Indian intelligence shared several specific warnings about attacks with Sri Lankan authorities, an Indian source told AFP, but the information was not given to ministers, in what the government has called a "major" lapse.
Authorities are now in a desperate hunt for suspects linked to the attacks, and police on Thursday released the names and photos of three men and three women they want to question.
Tensions remain high, with the capital on alert over rumours of fresh bombs, but police said there had been no credible reports of explosive devices.
Sri Lanka's Catholic church nonetheless suspended all public services and closed churches "on the advice of security forces".
Private burials will still be carried out.
Sirisena met with political party leaders on Thursday and announced he would revive a military-police body last used during the country's fight against Tamil insurgents to coordinate operations after the bombings.
In the past, the joint operations command was headed by a senior military figure and included members of the military as well as police and intelligence.
Visa-free plan halted
Security forces using state of emergency powers arrested 16 more suspects overnight, bringing the total in custody to 74.
The army, navy and air force poured more than 3,000 additional troops onto the streets to help police.
Authorities have banned drone flights and the government suspended plans to implement visa-free travel for tourists from 39 countries -- including European Union nations, Australia and the United States -- for six months from May 1.
Sri Lanka's police chief warned on April 11 of possible suicide bombings against churches by local Islamist group National Thowheeth Jama'ath (NTJ), citing information from a foreign intelligence agency.
India warned Sri Lanka several times of possible attacks, based on information from suspects arrested in India over links to the Islamic State group, a source close to the Indian investigation told AFP.
But that information was not shared with top ministers in Sri Lanka, the Colombo government has conceded.
"It was a major lapse in the sharing of information," deputy defence minister Ruwan Wijewardene said Wednesday.
Sirisena, who is also defence and law and order minister, has pledged to make "major changes in the leadership of the security forces and additional resignations were expected after Fernando's.
Investigators are still piecing information together about the attacks and those involved, with officials revealing one attacker had studied in Britain and did post-graduate studies in Australia before returning to Sri Lanka.
Wijewardene said most were "well-educated and come from middle, upper-middle class families, so they are financially quite independent."
Experts say the bombings had many of the hallmarks of the Islamic State group, which has claimed responsibility for the attacks.
An FBI team on the ground is helping Sri Lankan authorities investigate.

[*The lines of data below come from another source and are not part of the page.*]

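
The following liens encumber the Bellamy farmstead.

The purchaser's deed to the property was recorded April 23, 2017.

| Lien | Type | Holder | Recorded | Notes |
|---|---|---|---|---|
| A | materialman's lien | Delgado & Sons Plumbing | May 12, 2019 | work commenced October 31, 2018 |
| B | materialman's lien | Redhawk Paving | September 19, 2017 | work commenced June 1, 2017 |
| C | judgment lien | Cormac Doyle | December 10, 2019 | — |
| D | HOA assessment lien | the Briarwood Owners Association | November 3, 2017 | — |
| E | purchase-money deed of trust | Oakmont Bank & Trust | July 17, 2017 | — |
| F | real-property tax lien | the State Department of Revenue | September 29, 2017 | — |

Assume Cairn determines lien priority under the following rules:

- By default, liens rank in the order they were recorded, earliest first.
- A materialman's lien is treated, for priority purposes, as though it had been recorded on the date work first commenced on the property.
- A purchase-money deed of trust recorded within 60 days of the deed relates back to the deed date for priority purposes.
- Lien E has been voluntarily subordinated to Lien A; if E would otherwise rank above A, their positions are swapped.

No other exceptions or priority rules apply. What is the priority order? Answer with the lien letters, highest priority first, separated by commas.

B, A, F, D, E, C

Effective dates after the stated exceptions: A's effective date is October 31, 2018, when work began; B is treated as recorded June 1, 2017, the work-commencement date; E missed the 60-day window (85 days after the deed), so its recording date stands.
By effective date: B (June 1, 2017), E (July 17, 2017), F (September 29, 2017), D (November 3, 2017), A (October 31, 2018), C (December 10, 2019).
E is senior to A before the subordination, so the two trade places.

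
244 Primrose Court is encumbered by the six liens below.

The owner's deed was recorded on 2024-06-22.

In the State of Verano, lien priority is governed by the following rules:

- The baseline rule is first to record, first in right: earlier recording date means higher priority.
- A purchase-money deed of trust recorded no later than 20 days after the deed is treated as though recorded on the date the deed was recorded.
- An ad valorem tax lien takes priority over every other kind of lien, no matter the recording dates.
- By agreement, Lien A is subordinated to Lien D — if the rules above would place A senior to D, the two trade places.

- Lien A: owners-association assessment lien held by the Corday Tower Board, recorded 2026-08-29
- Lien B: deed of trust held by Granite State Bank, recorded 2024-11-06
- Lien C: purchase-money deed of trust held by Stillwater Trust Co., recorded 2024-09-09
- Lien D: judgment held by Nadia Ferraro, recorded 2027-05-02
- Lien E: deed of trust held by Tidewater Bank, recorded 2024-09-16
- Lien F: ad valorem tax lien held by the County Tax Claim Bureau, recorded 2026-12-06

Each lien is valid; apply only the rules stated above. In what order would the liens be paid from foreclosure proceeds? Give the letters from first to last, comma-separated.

First, effective dates: C missed the 20-day window (79 days after the deed), so its recording date stands.
F, as an ad valorem tax lien, has superpriority and ranks first.
Remaining liens by effective date: C (2024-09-09), E (2024-09-16), B (2024-11-06), A (2026-08-29), D (2027-05-02).
The subordination applies — A was senior to D — so A and D swap.

F, C, E, B, D, A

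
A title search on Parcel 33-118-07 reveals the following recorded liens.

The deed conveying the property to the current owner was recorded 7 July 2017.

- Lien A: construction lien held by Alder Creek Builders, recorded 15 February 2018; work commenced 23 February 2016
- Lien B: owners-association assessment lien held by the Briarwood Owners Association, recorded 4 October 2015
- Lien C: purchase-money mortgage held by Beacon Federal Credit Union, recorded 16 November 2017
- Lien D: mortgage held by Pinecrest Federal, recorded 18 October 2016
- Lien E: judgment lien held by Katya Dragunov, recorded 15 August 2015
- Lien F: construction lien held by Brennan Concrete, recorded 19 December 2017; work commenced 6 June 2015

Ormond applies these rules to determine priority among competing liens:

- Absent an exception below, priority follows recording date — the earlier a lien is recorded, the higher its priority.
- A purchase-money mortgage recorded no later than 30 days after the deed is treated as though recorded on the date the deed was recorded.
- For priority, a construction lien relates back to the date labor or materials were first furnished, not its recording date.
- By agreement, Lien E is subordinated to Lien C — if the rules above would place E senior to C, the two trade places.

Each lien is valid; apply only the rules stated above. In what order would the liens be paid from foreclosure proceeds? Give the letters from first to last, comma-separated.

First, effective dates: A is treated as recorded 23 February 2016, the work-commencement date; C was recorded 132 days after the deed — beyond 30 days — so no relation-back applies; F's effective date is 6 June 2015, when work began.
Sorted by effective date: F (6 June 2015), E (15 August 2015), B (4 October 2015), A (23 February 2016), D (18 October 2016), C (16 November 2017).
Because E would otherwise rank above C, the subordination swaps them.

F, C, B, A, D, E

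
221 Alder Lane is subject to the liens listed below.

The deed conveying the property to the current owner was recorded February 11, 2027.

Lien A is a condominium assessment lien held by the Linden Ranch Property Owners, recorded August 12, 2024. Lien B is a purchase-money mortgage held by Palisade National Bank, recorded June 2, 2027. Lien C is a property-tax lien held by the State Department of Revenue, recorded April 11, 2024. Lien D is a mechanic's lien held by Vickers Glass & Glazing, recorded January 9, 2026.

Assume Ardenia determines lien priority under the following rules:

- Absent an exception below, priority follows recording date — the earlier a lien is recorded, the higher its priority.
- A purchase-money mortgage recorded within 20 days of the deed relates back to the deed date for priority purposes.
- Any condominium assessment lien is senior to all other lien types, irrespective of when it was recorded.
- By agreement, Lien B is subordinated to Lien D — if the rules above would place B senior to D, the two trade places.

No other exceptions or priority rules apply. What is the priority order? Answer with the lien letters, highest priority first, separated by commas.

Effective dates: B missed the 20-day window (111 days after the deed), so its recording date stands.
A is a condominium assessment lien, so it outranks all other liens regardless of date.
Remaining liens by effective date: C (April 11, 2024), D (January 9, 2026), B (June 2, 2027).
B already ranks below D; the subordination has no effect.

A, C, D, B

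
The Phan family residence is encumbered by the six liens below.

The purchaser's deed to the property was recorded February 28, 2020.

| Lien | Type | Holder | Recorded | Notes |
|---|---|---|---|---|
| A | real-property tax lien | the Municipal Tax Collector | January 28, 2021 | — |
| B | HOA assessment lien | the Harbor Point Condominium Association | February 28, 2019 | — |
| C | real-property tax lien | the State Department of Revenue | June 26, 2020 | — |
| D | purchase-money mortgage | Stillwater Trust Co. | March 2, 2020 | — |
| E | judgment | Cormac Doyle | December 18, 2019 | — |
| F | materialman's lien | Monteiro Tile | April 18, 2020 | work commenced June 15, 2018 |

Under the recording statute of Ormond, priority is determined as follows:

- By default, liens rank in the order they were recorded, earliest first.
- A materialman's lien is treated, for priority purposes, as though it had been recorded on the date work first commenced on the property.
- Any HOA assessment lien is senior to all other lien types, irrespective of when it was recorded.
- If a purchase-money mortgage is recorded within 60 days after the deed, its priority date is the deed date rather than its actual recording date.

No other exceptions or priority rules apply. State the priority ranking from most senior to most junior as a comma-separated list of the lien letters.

Adjusting effective dates: D's effective date is the deed date, February 28, 2020; F's effective date is June 15, 2018, when work began.
B is an HOA assessment lien, so it outranks all other liens regardless of date.
The other liens, earliest effective date first: F (June 15, 2018), E (December 18, 2019), D (February 28, 2020), C (June 26, 2020), A (January 28, 2021).

B, F, E, D, C, A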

Among the suspects unaccounted for is NTJ leader Zahran Hashim, who appeared to be among eight people seen in a video released Tuesday by IS after it claimed the attacks.
Officials said it was still unclear whether Hashim was among the suicide attackers or had escaped.
In all, nine people are believed to have blown themselves up on Sunday, either during attacks or when police attempted to arrest them.
Among them were two Muslim brothers, sons of a wealthy Colombo spice trader who is now in custody. The brothers blew themselves up at the Shangri-La and the Cinnamon Grand hotels.
The Kingsbury hotel in the capital was also hit, along with three churches. A fourth attack on a hotel failed, authorities said. The would-be attacker was followed back to a Colombo guest house, where he blew himself up, killing two people.
Two more people -- a man and a woman -- blew themselves up at another location as security forces launched a raid, killing three police, sources said.
The attack killed at least 45 children, and dozens of foreigners were among the dead, including Brits, Indians and Americans.